Chief of Staff document says Seoul and Tokyo “sharply at odds” over comfort women

Posted on : 2016-06-02 15:37 KST Modified on : 2019-10-19 20:29 KST
Written opinion was kept secret as it undermines claim that Dec. 28 agreement settled the comfort women issue
Japanese Minister for Foreign Affairs Fumio Kishida
Japanese Minister for Foreign Affairs Fumio Kishida

South Korean President Park Geun-hye’s chief of staff submitted a written opinion to the court stating that the issue of the comfort women for the Imperial Japanese Army is “a grave issue in which the positions and interests of the two countries [South Korea and Japan] are sharply at odds,” the Hankyoreh has learned.

The view expressed by President Park’s chief of staff conflicts with the official South Korean government position that the agreement reached by the two governments on Dec. 28 had “settled the comfort women issue as a diplomatic dispute.”

On June 1, Hankyoreh reporters acquired a letter that President Park’s chief of staff had written for an administrative lawsuit that South Korean civic group MINBYUN-Lawyers for a Democratic Society filed after the Blue House rejected the group’s request to publish the details of a telephone conversation between President Park and Japanese Prime Minister Shinzo Abe on Dec. 28, 2015.

The chief of staff had delayed writing the response but finally submitted it on May 31 after the court decided to hold the first hearing on June 8.

After explaining that “the comfort women issue has long been a sensitive issue about which South Korea and Japan have sharply disagreed,” the chief of staff wrote in the response that even today it is “a grave issue in which the positions and interests of the two countries are sharply at odds.”

This was why the content of the telephone conversation between the leaders of South Korea and Japan was not made public, the chief of staff said, citing “concerns that this could cause distinct harm to critical state interests.”

In the written opinion, the chief of staff provided two examples of the sharp difference of opinion between South Korea and Japan. The first example is that “the Japanese government denies the very fact that the comfort women were recruited by force,” and the second is that “the Japanese government’s position is that, even if it were responsible, all such responsibility was annulled by the agreement that the two countries reached in 1965 about economic cooperation and property claims.”

The views expressed by the chief of staff in this statement conflict with the official position that the South Korean government has repeatedly expressed about the significance and nature of the Dec. 28 agreement since that agreement was announced.

On Jan. 20, amid growing domestic and international controversy about the agreement, South Korea’s Ministry of Foreign Affairs posted a FAQ to its website in which it stated that “this agreement has settled the comfort women issue as a diplomatic dispute between South Korea and Japan.”

In addition, South Korean Foreign Minister Yun Byung-se and Japanese Foreign Minister Fumio Kishida used their joint press conference on Dec. 28, 2015 to “declare that an agreement has been reached,” in the words of he online FAQ.

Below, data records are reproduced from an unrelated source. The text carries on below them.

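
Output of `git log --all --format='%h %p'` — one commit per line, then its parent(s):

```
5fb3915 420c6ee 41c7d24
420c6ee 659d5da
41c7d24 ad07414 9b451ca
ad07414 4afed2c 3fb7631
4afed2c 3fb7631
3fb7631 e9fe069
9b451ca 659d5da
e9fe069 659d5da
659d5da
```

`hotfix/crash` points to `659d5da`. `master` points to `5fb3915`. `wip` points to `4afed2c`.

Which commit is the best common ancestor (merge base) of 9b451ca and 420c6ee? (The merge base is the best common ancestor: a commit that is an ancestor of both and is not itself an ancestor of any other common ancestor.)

659d5da

Ancestors of 9b451ca: {659d5da, 9b451ca}.
Ancestors of 420c6ee: {420c6ee, 659d5da}.
Common ancestors: {659d5da}.
The only common ancestor is 659d5da, so it is the merge base.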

Most importantly, the chief of staff‘s view that the two government’s positions are sharply at odds undercuts the legitimacy of the South Korean government’s efforts to quickly move forward with establishing the foundation to aid the comfort women as part of implementing the agreement. The establishment of the foundation presumes that the comfort women issue has been settled as a diplomatic dispute.

“The opinion submitted by President Park’s chief of staff shows that even the government acknowledges that the comfort women issue has not been resolved as a diplomatic dispute,” said Lee Sang-hui, the attorney for MINBYUN who is handling the lawsuit.

In sum, these sharply conflicting positions appear to explain why the South Korean and Japanese governments did not release a written agreement even as they boasted that the issue has been “finally and irreversibly resolved” as long as both sides faithfully implemented the agreement.